The Story
TTI was started by Clara Wiggins after she traveled to Kenya and saw first-hand the injustice that poverty had inflicted on children in the slums.
Clara's story
I made my first trip to Kenya in 2007. I was invited to be a part of a team trip and thought of it as a once in a lifetime experience. Little did I know that the trip would change the course of my life. When I arrived in Kenya I was stunned by the beauty. The beauty of the countryside, of Lake Victoria and the beauty I saw in the people.
While we were there we visited a place called Nyallenda, a large slum in Kisumu that has been hit hard by the AIDS crisis. Our team was asked to visit people who were HIV positive so that we could encourage them and take them a bit of food. It was my first time in a slum. I visited several people before coming to the home of a woman named Rachel.
When I walked into Rachel's house I found her sitting on a mat on the floor. She was sick and asked for prayer. I asked her how I could pray for her. She told me that she was afraid that she might die and wanted to know what would happen to her children. Her words hung heavy in the room. I sat down on the mat next to Rachel and put my arm around her. She started crying and told me that I was the first person who had touched her in months. She told me her family had disowned her when they found out she was HIV positive. I didn’t know what to say. After praying with Rachel, I did my best to collect myself.
I left her house feeling sad about how Rachel had been treated. I also felt confronted by what I knew the Bible says about caring for the poor. I knew that this situation was so different from what God had intended. As I continued walking through Nyallenda, I met a group of kids who were gathering at a community center in hopes of finding lunch. As I talked to the kids and learned their stories, I had a greater understanding of Rachel's question. Many of the kids had lost their parents from AIDS.
I walked away from the experience with the lingering question...... Who is taking care of the children? As I traveled back to the states, all I could think about was getting back to Kenya. I made it back to Kenya at the end of 2007 and then again in 2008, just after the post-election violence hit the country and took the lives of over 1000 people. As I watched the post-election violence unfold on the news, I just kept thinking about the children.
I made several trips over the course of the next few years. On each trip I went to Nyallenda, and with the help of some people from a local community center, I was able to track down some of the kids I met on the first few trips. At first it was hard to know how to help. I started by funding a feeding program and buying shoes and school uniforms for kids. It was difficult to know what to do for kids who had so much need. But, with a lot of help and a lot of prayer.... a plan started to emerge.

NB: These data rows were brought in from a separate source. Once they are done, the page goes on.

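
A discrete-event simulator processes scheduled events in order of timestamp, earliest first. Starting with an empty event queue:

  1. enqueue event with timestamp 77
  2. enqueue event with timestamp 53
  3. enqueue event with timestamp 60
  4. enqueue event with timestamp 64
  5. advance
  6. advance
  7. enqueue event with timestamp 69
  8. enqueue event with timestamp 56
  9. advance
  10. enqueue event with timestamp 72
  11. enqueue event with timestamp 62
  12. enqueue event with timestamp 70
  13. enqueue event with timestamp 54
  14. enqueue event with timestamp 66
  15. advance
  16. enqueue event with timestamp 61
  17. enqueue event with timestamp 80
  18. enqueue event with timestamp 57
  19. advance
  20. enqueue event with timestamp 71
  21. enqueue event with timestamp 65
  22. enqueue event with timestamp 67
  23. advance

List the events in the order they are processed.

53, 60, 56, 54, 57, 61

insert 77 → {77}
insert 53 → {53, 77}
insert 60 → {53, 60, 77}
insert 64 → {53, 60, 64, 77}
advance → 53; now {60, 64, 77}
advance → 60; now {64, 77}
insert 69 → {64, 69, 77}
insert 56 → {56, 64, 69, 77}
advance → 56; now {64, 69, 77}
insert 72 → {64, 69, 72, 77}
insert 62 → {62, 64, 69, 72, 77}
insert 70 → {62, 64, 69, 70, 72, 77}
insert 54 → {54, 62, 64, 69, 70, 72, 77}
insert 66 → {54, 62, 64, 66, 69, 70, 72, 77}
advance → 54; now {62, 64, 66, 69, 70, 72, 77}
insert 61 → {61, 62, 64, 66, 69, 70, 72, 77}
insert 80 → {61, 62, 64, 66, 69, 70, 72, 77, 80}
insert 57 → {57, 61, 62, 64, 66, 69, 70, 72, 77, 80}
advance → 57; now {61, 62, 64, 66, 69, 70, 72, 77, 80}
insert 71 → {61, 62, 64, 66, 69, 70, 71, 72, 77, 80}
insert 65 → {61, 62, 64, 65, 66, 69, 70, 71, 72, 77, 80}
insert 67 → {61, 62, 64, 65, 66, 67, 69, 70, 71, 72, 77, 80}
advance → 61; now {62, 64, 65, 66, 67, 69, 70, 71, 72, 77, 80}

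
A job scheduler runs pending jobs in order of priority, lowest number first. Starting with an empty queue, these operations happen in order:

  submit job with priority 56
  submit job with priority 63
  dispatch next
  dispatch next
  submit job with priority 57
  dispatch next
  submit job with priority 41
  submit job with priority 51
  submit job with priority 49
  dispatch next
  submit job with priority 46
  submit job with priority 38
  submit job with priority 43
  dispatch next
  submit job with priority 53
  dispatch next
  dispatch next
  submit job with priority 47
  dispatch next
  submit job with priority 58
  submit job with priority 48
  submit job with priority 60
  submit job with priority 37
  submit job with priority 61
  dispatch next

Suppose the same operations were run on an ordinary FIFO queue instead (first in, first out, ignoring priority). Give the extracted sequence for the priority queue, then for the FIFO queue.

insert 56 → {56}
insert 63 → {56, 63}
dispatch next → 56; now {63}
dispatch next → 63; now {}
insert 57 → {57}
dispatch next → 57; now {}
insert 41 → {41}
insert 51 → {41, 51}
insert 49 → {41, 49, 51}
dispatch next → 41; now {49, 51}
insert 46 → {46, 49, 51}
insert 38 → {38, 46, 49, 51}
insert 43 → {38, 43, 46, 49, 51}
dispatch next → 38; now {43, 46, 49, 51}
insert 53 → {43, 46, 49, 51, 53}
dispatch next → 43; now {46, 49, 51, 53}
dispatch next → 46; now {49, 51, 53}
insert 47 → {47, 49, 51, 53}
dispatch next → 47; now {49, 51, 53}
insert 58 → {49, 51, 53, 58}
insert 48 → {48, 49, 51, 53, 58}
insert 60 → {48, 49, 51, 53, 58, 60}
insert 37 → {37, 48, 49, 51, 53, 58, 60}
insert 61 → {37, 48, 49, 51, 53, 58, 60, 61}
dispatch next → 37; now {48, 49, 51, 53, 58, 60, 61}

priority queue: [56, 63, 57, 41, 38, 43, 46, 47, 37]; FIFO queue: 56, 63, 57, 41, 51, 49, 46, 38, 43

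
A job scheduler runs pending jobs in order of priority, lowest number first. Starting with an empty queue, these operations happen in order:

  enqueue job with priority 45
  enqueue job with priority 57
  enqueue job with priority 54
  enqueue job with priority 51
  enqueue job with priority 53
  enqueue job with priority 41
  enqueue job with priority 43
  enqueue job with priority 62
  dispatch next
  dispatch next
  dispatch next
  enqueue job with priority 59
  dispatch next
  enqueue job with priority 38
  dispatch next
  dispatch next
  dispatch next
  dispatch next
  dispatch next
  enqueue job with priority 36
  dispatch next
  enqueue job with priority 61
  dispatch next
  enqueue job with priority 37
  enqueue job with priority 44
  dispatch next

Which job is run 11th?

insert 45 → {45}
insert 57 → {45, 57}
insert 54 → {45, 54, 57}
insert 51 → {45, 51, 54, 57}
insert 53 → {45, 51, 53, 54, 57}
insert 41 → {41, 45, 51, 53, 54, 57}
insert 43 → {41, 43, 45, 51, 53, 54, 57}
insert 62 → {41, 43, 45, 51, 53, 54, 57, 62}
dispatch next → 41; now {43, 45, 51, 53, 54, 57, 62}
dispatch next → 43; now {45, 51, 53, 54, 57, 62}
dispatch next → 45; now {51, 53, 54, 57, 62}
insert 59 → {51, 53, 54, 57, 59, 62}
dispatch next → 51; now {53, 54, 57, 59, 62}
insert 38 → {38, 53, 54, 57, 59, 62}
dispatch next → 38; now {53, 54, 57, 59, 62}
dispatch next → 53; now {54, 57, 59, 62}
dispatch next → 54; now {57, 59, 62}
dispatch next → 57; now {59, 62}
dispatch next → 59; now {62}
insert 36 → {36, 62}
dispatch next → 36; now {62}
insert 61 → {61, 62}
dispatch next → 61; now {62}
insert 37 → {37, 62}
insert 44 → {37, 44, 62}
dispatch next → 37; now {44, 62}

61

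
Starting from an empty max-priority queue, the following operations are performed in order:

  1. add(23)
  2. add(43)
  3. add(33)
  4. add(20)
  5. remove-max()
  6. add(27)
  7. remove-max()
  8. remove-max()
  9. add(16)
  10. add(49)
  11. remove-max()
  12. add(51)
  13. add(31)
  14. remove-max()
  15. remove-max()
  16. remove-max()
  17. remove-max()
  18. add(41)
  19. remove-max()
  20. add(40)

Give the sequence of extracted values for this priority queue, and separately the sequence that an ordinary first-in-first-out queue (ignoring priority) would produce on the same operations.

insert 23 → {23}
insert 43 → {43, 23}
insert 33 → {43, 33, 23}
insert 20 → {43, 33, 23, 20}
remove-max → 43; now {33, 23, 20}
insert 27 → {33, 27, 23, 20}
remove-max → 33; now {27, 23, 20}
remove-max → 27; now {23, 20}
insert 16 → {23, 20, 16}
insert 49 → {49, 23, 20, 16}
remove-max → 49; now {23, 20, 16}
insert 51 → {51, 23, 20, 16}
insert 31 → {51, 31, 23, 20, 16}
remove-max → 51; now {31, 23, 20, 16}
remove-max → 31; now {23, 20, 16}
remove-max → 23; now {20, 16}
remove-max → 20; now {16}
insert 41 → {41, 16}
remove-max → 41; now {16}
insert 40 → {40, 16}

priority queue: 43 → 33 → 27 → 49 → 51 → 31 → 23 → 20 → 41; FIFO queue: 23 → 43 → 33 → 20 → 27 → 16 → 49 → 51 → 31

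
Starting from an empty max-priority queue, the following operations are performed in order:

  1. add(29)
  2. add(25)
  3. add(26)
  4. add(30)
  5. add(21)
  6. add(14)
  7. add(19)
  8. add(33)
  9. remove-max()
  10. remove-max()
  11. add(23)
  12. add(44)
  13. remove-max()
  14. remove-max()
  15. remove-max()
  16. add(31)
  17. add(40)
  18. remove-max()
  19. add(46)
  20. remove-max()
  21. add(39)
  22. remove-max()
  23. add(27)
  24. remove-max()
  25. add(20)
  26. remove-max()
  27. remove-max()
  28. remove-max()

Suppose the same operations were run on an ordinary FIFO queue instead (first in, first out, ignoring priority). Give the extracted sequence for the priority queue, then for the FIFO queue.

priority queue: 33, 30, 44, 29, 26, 40, 46, 39, 31, 27, 25, 23; FIFO queue: [29, 25, 26, 30, 21, 14, 19, 33, 23, 44, 31, 40]

insert 29 → {29}
insert 25 → {29, 25}
insert 26 → {29, 26, 25}
insert 30 → {30, 29, 26, 25}
insert 21 → {30, 29, 26, 25, 21}
insert 14 → {30, 29, 26, 25, 21, 14}
insert 19 → {30, 29, 26, 25, 21, 19, 14}
insert 33 → {33, 30, 29, 26, 25, 21, 19, 14}
remove-max → 33; now {30, 29, 26, 25, 21, 19, 14}
remove-max → 30; now {29, 26, 25, 21, 19, 14}
insert 23 → {29, 26, 25, 23, 21, 19, 14}
insert 44 → {44, 29, 26, 25, 23, 21, 19, 14}
remove-max → 44; now {29, 26, 25, 23, 21, 19, 14}
remove-max → 29; now {26, 25, 23, 21, 19, 14}
remove-max → 26; now {25, 23, 21, 19, 14}
insert 31 → {31, 25, 23, 21, 19, 14}
insert 40 → {40, 31, 25, 23, 21, 19, 14}
remove-max → 40; now {31, 25, 23, 21, 19, 14}
insert 46 → {46, 31, 25, 23, 21, 19, 14}
remove-max → 46; now {31, 25, 23, 21, 19, 14}
insert 39 → {39, 31, 25, 23, 21, 19, 14}
remove-max → 39; now {31, 25, 23, 21, 19, 14}
insert 27 → {31, 27, 25, 23, 21, 19, 14}
remove-max → 31; now {27, 25, 23, 21, 19, 14}
insert 20 → {27, 25, 23, 21, 20, 19, 14}
remove-max → 27; now {25, 23, 21, 20, 19, 14}
remove-max → 25; now {23, 21, 20, 19, 14}
remove-max → 23; now {21, 20, 19, 14}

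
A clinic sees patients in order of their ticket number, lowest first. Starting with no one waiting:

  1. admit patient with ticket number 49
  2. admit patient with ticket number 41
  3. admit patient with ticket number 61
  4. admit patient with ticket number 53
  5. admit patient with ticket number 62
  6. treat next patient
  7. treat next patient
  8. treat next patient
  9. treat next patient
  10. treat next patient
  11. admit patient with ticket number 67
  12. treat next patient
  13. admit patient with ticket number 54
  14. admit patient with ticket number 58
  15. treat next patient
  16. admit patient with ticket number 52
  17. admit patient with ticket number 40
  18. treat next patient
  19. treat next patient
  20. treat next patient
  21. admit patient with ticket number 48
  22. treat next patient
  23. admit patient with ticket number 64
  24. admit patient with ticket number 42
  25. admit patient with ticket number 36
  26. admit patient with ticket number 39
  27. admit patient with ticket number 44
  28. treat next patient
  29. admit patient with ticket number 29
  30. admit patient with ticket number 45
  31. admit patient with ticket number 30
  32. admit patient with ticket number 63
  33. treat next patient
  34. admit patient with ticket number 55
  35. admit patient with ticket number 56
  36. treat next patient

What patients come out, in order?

[41, 49, 53, 61, 62, 67, 54, 40, 52, 58, 48, 36, 29, 30]

insert 49 → {49}
insert 41 → {41, 49}
insert 61 → {41, 49, 61}
insert 53 → {41, 49, 53, 61}
insert 62 → {41, 49, 53, 61, 62}
treat next patient → 41; now {49, 53, 61, 62}
treat next patient → 49; now {53, 61, 62}
treat next patient → 53; now {61, 62}
treat next patient → 61; now {62}
treat next patient → 62; now {}
insert 67 → {67}
treat next patient → 67; now {}
insert 54 → {54}
insert 58 → {54, 58}
treat next patient → 54; now {58}
insert 52 → {52, 58}
insert 40 → {40, 52, 58}
treat next patient → 40; now {52, 58}
treat next patient → 52; now {58}
treat next patient → 58; now {}
insert 48 → {48}
treat next patient → 48; now {}
insert 64 → {64}
insert 42 → {42, 64}
insert 36 → {36, 42, 64}
insert 39 → {36, 39, 42, 64}
insert 44 → {36, 39, 42, 44, 64}
treat next patient → 36; now {39, 42, 44, 64}
insert 29 → {29, 39, 42, 44, 64}
insert 45 → {29, 39, 42, 44, 45, 64}
insert 30 → {29, 30, 39, 42, 44, 45, 64}
insert 63 → {29, 30, 39, 42, 44, 45, 63, 64}
treat next patient → 29; now {30, 39, 42, 44, 45, 63, 64}
insert 55 → {30, 39, 42, 44, 45, 55, 63, 64}
insert 56 → {30, 39, 42, 44, 45, 55, 56, 63, 64}
treat next patient → 30; now {39, 42, 44, 45, 55, 56, 63, 64}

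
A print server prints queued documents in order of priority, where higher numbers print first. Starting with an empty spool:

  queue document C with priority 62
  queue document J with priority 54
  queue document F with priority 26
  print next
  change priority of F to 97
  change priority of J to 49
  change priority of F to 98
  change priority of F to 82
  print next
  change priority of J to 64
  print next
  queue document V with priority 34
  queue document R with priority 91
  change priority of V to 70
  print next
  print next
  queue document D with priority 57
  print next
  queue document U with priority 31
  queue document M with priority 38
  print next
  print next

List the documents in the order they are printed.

C → F → J → R → V → D → M → U

add C (priority 62) → {C:62}
add J (priority 54) → {C:62, J:54}
add F (priority 26) → {C:62, J:54, F:26}
print next → C; now {J:54, F:26}
update F to priority 97 → {F:97, J:54}
update J to priority 49 → {F:97, J:49}
update F to priority 98 → {F:98, J:49}
update F to priority 82 → {F:82, J:49}
print next → F; now {J:49}
update J to priority 64 → {J:64}
print next → J; now {}
add V (priority 34) → {V:34}
add R (priority 91) → {R:91, V:34}
update V to priority 70 → {R:91, V:70}
print next → R; now {V:70}
print next → V; now {}
add D (priority 57) → {D:57}
print next → D; now {}
add U (priority 31) → {U:31}
add M (priority 38) → {M:38, U:31}
print next → M; now {U:31}
print next → U; now {}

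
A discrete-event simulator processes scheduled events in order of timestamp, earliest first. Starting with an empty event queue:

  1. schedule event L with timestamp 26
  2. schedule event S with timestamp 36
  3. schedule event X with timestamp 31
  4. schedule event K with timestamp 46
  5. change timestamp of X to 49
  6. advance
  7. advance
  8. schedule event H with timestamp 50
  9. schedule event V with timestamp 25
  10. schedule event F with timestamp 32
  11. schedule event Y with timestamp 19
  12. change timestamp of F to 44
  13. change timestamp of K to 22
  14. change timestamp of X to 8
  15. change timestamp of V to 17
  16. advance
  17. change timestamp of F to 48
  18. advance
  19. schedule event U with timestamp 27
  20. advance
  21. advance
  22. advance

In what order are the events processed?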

In those early days I learned a lot. I learned that poverty has a way of stripping people of dignity and the basic things they need to live. Food, shelter, education, health care and family. I decided that the best way to do that was to start addressing the areas where basic things had been stripped away. Some of the kids needed a safe place to live. Other kids were not eating regularly. Some were being used to raise foreign aid by members of their own community. All of the kids needed a chance to go to a good school. Many of them were HIV positive and all of them were fighting bouts of malaria and typhoid and needed health care.
In the beginning, I tried the group-home approach but learned quickly that in most cases, children do better when they live with their families. So we scrapped that idea and started looking for ways to help kids live with family members in the community. In most cases we have been able to find family members. When that is not possible we have been fortunate enough to find families willing to foster kids. One of the amazing l things that has come from the project is that the kids have started to have a sense of family and community when they are together. They celebrate each others' accomplishments and comfort each other through the hard times. It is a beautiful by-product of the project.
We currently have 40 children enrolled in the program. Some of the kids are HIV positive and some of the kids have lost their parents to AIDS. We will see our first round of kids graduate from high school in December of 2017 and our first vocational school graduate in November of 2017. Being involved in TTI and in the lives of the children we serve has been a privilege. I don't have words to describe how amazing it is to watch as the kids grow up, gain ground and start to thrive in life.